Researchers at Joslin Diabetes Center have announced the results of a study that may change how nutrition therapy is delivered to overweight and obese patients with type 2 diabetes. The study results were presented at the American Diabetes Association's 76th Scientific Sessions in New Orleans, Louisiana.
‘Nutrition therapy can be as effective as medications in overweight and obese patients with type 2 diabetes, even after a long duration of the disease.’
Participants in the structured nutrition therapy arm of the study reduced A1C by an average of 0.67 percent and reduced body weight by an average of 3.5 Kg over 16 weeks. According to Osama Hamdy, M.D., Ph.D., Medical Director of the Obesity Clinical Program at Joslin Diabetes Center and lead investigator on the study, these results were achieved without increasing exercise, changing medications or undertaking behavioral changes.
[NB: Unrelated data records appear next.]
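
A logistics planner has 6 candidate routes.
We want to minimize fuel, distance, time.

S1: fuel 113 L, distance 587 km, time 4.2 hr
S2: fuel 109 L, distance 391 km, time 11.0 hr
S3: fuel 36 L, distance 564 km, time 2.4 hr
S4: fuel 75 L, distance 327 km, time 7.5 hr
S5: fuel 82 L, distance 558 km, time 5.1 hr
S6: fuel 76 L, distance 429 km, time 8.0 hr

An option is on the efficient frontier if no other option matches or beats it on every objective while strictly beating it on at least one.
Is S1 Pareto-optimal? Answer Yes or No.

No

S3 vs S1: fuel 36≤113, distance 564≤587, time 2.4≤4.2 — S3 is at least as good on every objective and strictly better on at least one, so S3 dominates S1.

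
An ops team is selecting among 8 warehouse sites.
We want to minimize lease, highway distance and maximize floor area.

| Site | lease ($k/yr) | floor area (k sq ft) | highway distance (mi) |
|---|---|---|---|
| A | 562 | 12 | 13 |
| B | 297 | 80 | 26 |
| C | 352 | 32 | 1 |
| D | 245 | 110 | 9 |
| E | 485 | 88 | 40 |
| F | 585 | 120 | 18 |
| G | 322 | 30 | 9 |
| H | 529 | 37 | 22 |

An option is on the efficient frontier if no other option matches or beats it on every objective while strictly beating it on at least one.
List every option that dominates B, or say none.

D

D: lease 245≤297, floor area 110≥80, highway distance 9≤26 — dominates B.
Others (A, C, E, F, G, H) are each worse than B on at least one objective.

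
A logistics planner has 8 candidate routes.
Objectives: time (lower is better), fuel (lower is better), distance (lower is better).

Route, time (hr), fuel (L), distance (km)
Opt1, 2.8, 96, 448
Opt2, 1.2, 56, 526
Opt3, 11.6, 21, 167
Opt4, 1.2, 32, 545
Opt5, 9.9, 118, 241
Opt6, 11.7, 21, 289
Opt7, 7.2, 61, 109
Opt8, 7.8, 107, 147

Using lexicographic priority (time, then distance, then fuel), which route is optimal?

First minimize time: best is 1.2, kept {Opt2, Opt4}.
Then minimize distance: best is 526, kept {Opt2}.

Opt2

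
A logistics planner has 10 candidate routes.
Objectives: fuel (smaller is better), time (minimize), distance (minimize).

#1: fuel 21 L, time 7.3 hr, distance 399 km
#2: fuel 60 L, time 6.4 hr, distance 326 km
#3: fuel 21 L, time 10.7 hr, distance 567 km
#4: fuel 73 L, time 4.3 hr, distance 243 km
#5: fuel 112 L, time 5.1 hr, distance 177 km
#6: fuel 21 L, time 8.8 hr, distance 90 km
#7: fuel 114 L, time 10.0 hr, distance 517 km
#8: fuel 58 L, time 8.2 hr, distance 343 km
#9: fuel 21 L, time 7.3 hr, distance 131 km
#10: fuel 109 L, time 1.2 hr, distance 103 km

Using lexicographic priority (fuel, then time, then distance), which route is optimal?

#9

First minimize fuel: best is 21, kept {#1, #3, #6, #9}.
Then minimize time: best is 7.3, kept {#1, #9}.
Then minimize distance: best is 131, kept {#9}.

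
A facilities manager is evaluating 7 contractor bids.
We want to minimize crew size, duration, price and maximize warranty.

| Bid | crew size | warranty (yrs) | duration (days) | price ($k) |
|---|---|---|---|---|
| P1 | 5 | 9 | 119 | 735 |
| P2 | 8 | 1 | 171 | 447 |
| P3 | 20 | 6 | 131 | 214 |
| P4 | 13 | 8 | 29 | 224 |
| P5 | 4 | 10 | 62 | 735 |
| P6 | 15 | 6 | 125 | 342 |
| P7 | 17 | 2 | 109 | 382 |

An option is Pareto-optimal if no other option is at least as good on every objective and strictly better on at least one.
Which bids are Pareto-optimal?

P1: dominated by P5 (crew size 4≤5, warranty 10≥9, duration 62≤119, price 735≤735).
P2: not dominated.
P3: not dominated (best price).
P4: not dominated (best duration).
P5: not dominated (best crew size).
P6: dominated by P4 (crew size 13≤15, warranty 8≥6, duration 29≤125, price 224≤342).
P7: dominated by P4 (crew size 13≤17, warranty 8≥2, duration 29≤109, price 224≤382).

P2, P3, P4, P5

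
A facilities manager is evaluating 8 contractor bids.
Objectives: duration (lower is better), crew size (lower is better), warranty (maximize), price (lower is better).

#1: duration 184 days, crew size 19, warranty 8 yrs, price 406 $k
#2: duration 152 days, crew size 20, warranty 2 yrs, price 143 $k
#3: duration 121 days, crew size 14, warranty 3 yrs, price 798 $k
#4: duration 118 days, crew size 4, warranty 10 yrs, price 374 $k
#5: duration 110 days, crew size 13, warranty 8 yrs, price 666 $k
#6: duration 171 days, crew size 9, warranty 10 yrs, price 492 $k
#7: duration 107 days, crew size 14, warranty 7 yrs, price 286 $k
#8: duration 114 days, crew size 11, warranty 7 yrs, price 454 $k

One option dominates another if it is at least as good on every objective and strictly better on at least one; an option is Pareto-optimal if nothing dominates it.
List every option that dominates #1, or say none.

#4

#4: duration 118≤184, crew size 4≤19, warranty 10≥8, price 374≤406 — dominates #1.
Others (#2, #3, #5, #6, #7, #8) are each worse than #1 on at least one objective.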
"This drop in A1C due to nutrition therapy alone is much better than what we have been able to achieve with many of the current medications for type 2 diabetes ," said Dr. Hamdy. "This is very encouraging since participants in the study have lived with type 2 diabetes for more than 10 years and were not able to control their blood glucose or weight with multiple medications."
The study compared the effect of three different models of nutrition therapy on A1C, body weight, lipid profile and blood pressure in 108 overweight and obese adults who had uncontrolled type 2 diabetes that was treated with multiple oral and injectable medications except insulin. Participants were randomized to three groups of 36 each.The first group followed the traditional model. Patients met with the Registered Dietician (RD) to review their eating habits and preferences. They were then given individualized advice on eating plans to fit those eating habits and preferences.
The second group met with the RD to receive a highly structured meal plan based on macronutrient ratios and caloric levels specified in the Joslin Clinical Nutrition Guideline for Overweight/Obese Adults with Type 2 Diabetes. This included instructions on the specific macronutrient and caloric composition of their meals, menu books, a snack list, and a supply of one to three diabetes-specific calorie replacement foods per day. They were also asked to keep food logs.
The third group followed the highly structured meal plan, and in addition received weekly phone coaching by the RD.Compared to baseline, the A1C did not change in the first group (using the traditional approach of individualized nutrition therapy). But the A1C significantly decreased in the second and the third group who were following the highly structured plan. The change in A1C was significantly different between groups. Also, there was no significant decrease in body weight in the first group, while body weight in the second and third groups decreased significantly.
"It was surprising to see all these significant changes in A1C and body weight without altering medications or activity level and without aiming for weight reduction," Dr. Hamdy pointed out, "Which tells us that nutrition therapy can be as effective as medications even after a long duration of the disease."
The dietary composition used in the structured nutrition arm of the study was based on Clinical Nutrition Guidelines for Overweight/Obese Adults with Type 2 Diabetes, first published by Joslin in 2005 and updated in 2011. Carbohydrate intake was approximately 40-45 percent of total daily calories with the rest from healthy protein and fat. The plan was high in fiber and lower in saturated fat and sodium.
"We have been using this structured plan for many years in our Why WAIT program for diabetes weight reduction with excellent success," said Dr. Hamdy. "Patients frequently ask us for structured plan and find it easier to follow."